Во-первых, соглашаясь в принципе с тем, что материальный и интеллектуальный прогресс действительно ослабил силу религии, все-таки нужно отметить наличие даже в западном мире весьма значительный группы верующего населения. Чувство вины у них может детерминироваться их верой в Бога. Кроме того, не следует забывать, что это чувство изначально создано именно религиозными представлениями и поэтому несет на себе их печать.
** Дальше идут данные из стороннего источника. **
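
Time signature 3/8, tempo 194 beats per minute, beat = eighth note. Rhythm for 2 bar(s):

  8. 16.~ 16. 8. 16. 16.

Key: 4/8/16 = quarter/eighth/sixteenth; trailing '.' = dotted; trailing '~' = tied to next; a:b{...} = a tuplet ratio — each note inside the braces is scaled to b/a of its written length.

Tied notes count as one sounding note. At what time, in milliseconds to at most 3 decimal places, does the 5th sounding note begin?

1. 0.0ms @ 0 + 463.918ms (3/2)
2. 463.918ms @ 3/2 + 463.918ms (3/2)
3. 927.835ms @ 3 + 463.918ms (3/2)
4. 1391.753ms @ 9/2 + 231.959ms (3/4)
5. 1623.711ms @ 21/4 + 231.959ms (3/4)

note 5 onset = 21/4b = 1623.711ms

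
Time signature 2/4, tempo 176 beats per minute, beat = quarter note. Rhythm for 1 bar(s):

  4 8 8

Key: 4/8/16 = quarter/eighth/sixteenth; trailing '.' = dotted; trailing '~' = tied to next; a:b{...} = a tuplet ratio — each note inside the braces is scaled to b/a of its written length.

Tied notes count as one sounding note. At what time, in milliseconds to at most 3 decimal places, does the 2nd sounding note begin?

note 2 onset = 1b = 340.909ms

1. 0.0ms @ 0 + 340.909ms (1)
2. 340.909ms @ 1 + 170.455ms (1/2)
3. 511.364ms @ 3/2 + 170.455ms (1/2)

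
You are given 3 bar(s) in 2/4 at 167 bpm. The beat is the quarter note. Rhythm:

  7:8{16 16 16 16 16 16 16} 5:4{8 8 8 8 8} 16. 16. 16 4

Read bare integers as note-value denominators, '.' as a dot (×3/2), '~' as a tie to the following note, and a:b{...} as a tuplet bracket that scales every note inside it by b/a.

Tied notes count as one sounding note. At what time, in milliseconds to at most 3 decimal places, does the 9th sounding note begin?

note 9 onset = 12/5b = 862.275ms

1. 0.0ms @ 0 + 102.652ms (2/7)
2. 102.652ms @ 2/7 + 102.652ms (2/7)
3. 205.304ms @ 4/7 + 102.652ms (2/7)
4. 307.956ms @ 6/7 + 102.652ms (2/7)
5. 410.607ms @ 8/7 + 102.652ms (2/7)
6. 513.259ms @ 10/7 + 102.652ms (2/7)
7. 615.911ms @ 12/7 + 102.652ms (2/7)
8. 718.563ms @ 2 + 143.713ms (2/5)
9. 862.275ms @ 12/5 + 143.713ms (2/5)
10. 1005.988ms @ 14/5 + 143.713ms (2/5)
11. 1149.701ms @ 16/5 + 143.713ms (2/5)
12. 1293.413ms @ 18/5 + 143.713ms (2/5)
13. 1437.126ms @ 4 + 134.731ms (3/8)
14. 1571.856ms @ 35/8 + 134.731ms (3/8)
15. 1706.587ms @ 19/4 + 89.82ms (1/4)
16. 1796.407ms @ 5 + 359.281ms (1)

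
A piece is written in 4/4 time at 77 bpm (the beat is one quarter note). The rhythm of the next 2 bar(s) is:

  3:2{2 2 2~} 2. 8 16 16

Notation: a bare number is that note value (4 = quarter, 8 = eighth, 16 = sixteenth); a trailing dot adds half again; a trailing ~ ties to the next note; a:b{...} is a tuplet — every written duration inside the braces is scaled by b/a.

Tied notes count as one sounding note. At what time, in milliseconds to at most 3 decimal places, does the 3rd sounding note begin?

1. 0.0ms @ 0 + 1038.961ms (4/3)
2. 1038.961ms @ 4/3 + 1038.961ms (4/3)
3. 2077.922ms @ 8/3 + 3376.623ms (13/3)
4. 5454.545ms @ 7 + 389.61ms (1/2)
5. 5844.156ms @ 15/2 + 194.805ms (1/4)
6. 6038.961ms @ 31/4 + 194.805ms (1/4)

note 3 onset = 8/3b = 2077.922ms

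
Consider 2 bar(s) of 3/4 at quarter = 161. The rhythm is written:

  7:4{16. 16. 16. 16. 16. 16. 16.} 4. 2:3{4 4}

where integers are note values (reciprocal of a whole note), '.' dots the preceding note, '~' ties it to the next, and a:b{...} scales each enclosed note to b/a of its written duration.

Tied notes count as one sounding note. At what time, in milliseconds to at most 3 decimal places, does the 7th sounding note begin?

1. 0.0ms @ 0 + 79.858ms (3/14)
2. 79.858ms @ 3/14 + 79.858ms (3/14)
3. 159.716ms @ 3/7 + 79.858ms (3/14)
4. 239.574ms @ 9/14 + 79.858ms (3/14)
5. 319.432ms @ 6/7 + 79.858ms (3/14)
6. 399.29ms @ 15/14 + 79.858ms (3/14)
7. 479.148ms @ 9/7 + 79.858ms (3/14)
8. 559.006ms @ 3/2 + 559.006ms (3/2)
9. 1118.012ms @ 3 + 559.006ms (3/2)
10. 1677.019ms @ 9/2 + 559.006ms (3/2)

note 7 onset = 9/7b = 479.148ms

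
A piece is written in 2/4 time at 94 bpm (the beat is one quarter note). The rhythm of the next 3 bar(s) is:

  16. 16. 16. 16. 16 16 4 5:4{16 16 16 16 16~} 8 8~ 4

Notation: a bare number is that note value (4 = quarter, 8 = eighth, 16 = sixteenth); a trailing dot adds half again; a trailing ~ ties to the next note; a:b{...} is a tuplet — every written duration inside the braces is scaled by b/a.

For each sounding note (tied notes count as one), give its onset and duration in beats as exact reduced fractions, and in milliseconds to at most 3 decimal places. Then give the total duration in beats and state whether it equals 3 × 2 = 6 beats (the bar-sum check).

1) 0.0ms=0b +239.362ms=3/8b
2) 239.362ms=3/8b +239.362ms=3/8b
3) 478.723ms=3/4b +239.362ms=3/8b
4) 718.085ms=9/8b +239.362ms=3/8b
5) 957.447ms=3/2b +159.574ms=1/4b
6) 1117.021ms=7/4b +159.574ms=1/4b
7) 1276.596ms=2b +638.298ms=1b
8) 1914.894ms=3b +127.66ms=1/5b
9) 2042.553ms=16/5b +127.66ms=1/5b
10) 2170.213ms=17/5b +127.66ms=1/5b
11) 2297.872ms=18/5b +127.66ms=1/5b
12) 2425.532ms=19/5b +446.809ms=7/10b
13) 2872.34ms=9/2b +957.447ms=3/2b
Σ=6b of 6 (94bpm 2/4) — PASS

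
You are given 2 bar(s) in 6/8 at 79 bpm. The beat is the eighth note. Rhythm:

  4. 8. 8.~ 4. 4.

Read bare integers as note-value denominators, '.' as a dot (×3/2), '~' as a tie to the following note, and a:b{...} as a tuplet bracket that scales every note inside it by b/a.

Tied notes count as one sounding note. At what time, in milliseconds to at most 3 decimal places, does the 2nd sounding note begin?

note 2 onset = 3b = 2278.481ms

1. 0.0ms @ 0 + 2278.481ms (3)
2. 2278.481ms @ 3 + 1139.241ms (3/2)
3. 3417.722ms @ 9/2 + 3417.722ms (9/2)
4. 6835.443ms @ 9 + 2278.481ms (3)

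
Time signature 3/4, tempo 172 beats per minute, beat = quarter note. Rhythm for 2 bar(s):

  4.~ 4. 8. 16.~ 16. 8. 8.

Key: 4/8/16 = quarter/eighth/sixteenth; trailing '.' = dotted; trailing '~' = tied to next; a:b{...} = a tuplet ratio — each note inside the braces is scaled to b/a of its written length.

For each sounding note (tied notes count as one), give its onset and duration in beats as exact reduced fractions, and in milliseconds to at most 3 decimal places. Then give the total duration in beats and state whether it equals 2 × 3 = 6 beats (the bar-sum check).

1) 0.0ms=0b +1046.512ms=3b
2) 1046.512ms=3b +261.628ms=3/4b
3) 1308.14ms=15/4b +261.628ms=3/4b
4) 1569.767ms=9/2b +261.628ms=3/4b
5) 1831.395ms=21/4b +261.628ms=3/4b
Σ=6b of 6 (172bpm 3/4) — PASS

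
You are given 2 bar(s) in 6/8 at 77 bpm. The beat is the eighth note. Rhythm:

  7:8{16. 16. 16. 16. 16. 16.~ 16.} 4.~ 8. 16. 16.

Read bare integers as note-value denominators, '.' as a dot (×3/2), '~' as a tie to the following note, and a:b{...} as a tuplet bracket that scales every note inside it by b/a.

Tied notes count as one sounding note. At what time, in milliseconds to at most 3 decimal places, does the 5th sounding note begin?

note 5 onset = 24/7b = 2671.614ms

1. 0.0ms @ 0 + 667.904ms (6/7)
2. 667.904ms @ 6/7 + 667.904ms (6/7)
3. 1335.807ms @ 12/7 + 667.904ms (6/7)
4. 2003.711ms @ 18/7 + 667.904ms (6/7)
5. 2671.614ms @ 24/7 + 667.904ms (6/7)
6. 3339.518ms @ 30/7 + 1335.807ms (12/7)
7. 4675.325ms @ 6 + 3506.494ms (9/2)
8. 8181.818ms @ 21/2 + 584.416ms (3/4)
9. 8766.234ms @ 45/4 + 584.416ms (3/4)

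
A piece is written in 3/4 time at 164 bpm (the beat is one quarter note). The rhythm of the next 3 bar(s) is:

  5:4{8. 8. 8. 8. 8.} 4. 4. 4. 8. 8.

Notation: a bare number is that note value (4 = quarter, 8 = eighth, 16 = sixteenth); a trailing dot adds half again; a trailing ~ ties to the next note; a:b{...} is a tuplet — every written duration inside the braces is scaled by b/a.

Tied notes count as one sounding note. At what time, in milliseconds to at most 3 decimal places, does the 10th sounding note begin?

1. 0.0ms @ 0 + 219.512ms (3/5)
2. 219.512ms @ 3/5 + 219.512ms (3/5)
3. 439.024ms @ 6/5 + 219.512ms (3/5)
4. 658.537ms @ 9/5 + 219.512ms (3/5)
5. 878.049ms @ 12/5 + 219.512ms (3/5)
6. 1097.561ms @ 3 + 548.78ms (3/2)
7. 1646.341ms @ 9/2 + 548.78ms (3/2)
8. 2195.122ms @ 6 + 548.78ms (3/2)
9. 2743.902ms @ 15/2 + 274.39ms (3/4)
10. 3018.293ms @ 33/4 + 274.39ms (3/4)

note 10 onset = 33/4b = 3018.293ms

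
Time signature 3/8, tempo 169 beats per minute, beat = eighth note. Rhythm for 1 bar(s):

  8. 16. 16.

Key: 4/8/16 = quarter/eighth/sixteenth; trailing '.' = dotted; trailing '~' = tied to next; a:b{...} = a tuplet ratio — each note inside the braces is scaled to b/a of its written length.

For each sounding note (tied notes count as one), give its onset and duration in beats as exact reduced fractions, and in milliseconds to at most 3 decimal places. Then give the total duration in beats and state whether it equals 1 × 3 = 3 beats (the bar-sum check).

1) 0.0ms=0b +532.544ms=3/2b
2) 532.544ms=3/2b +266.272ms=3/4b
3) 798.817ms=9/4b +266.272ms=3/4b
Σ=3b of 3 (169bpm 3/8) — PASS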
Во-вторых, представляется важным указание Г. Маркузе, что противостояние чувству вины есть собственная совесть. Однако последняя есть в том числе продукт чувства вины. Этим чувством проделан извилистый путь, оно распространялось и распространяется не только на Бога, божеств и т. д, но и на родных, близких, Родину, усопших и др. Можно предположить, что чувство вины по отношению ко всем крепло наряду с таким же чувством по отношению к божественным персонажам. Но именно последним принадлежала ведущая роль, поскольку от высших сил зависели счастье и благополучие родных и близких, Родины, посмертное существование умерших и т. д.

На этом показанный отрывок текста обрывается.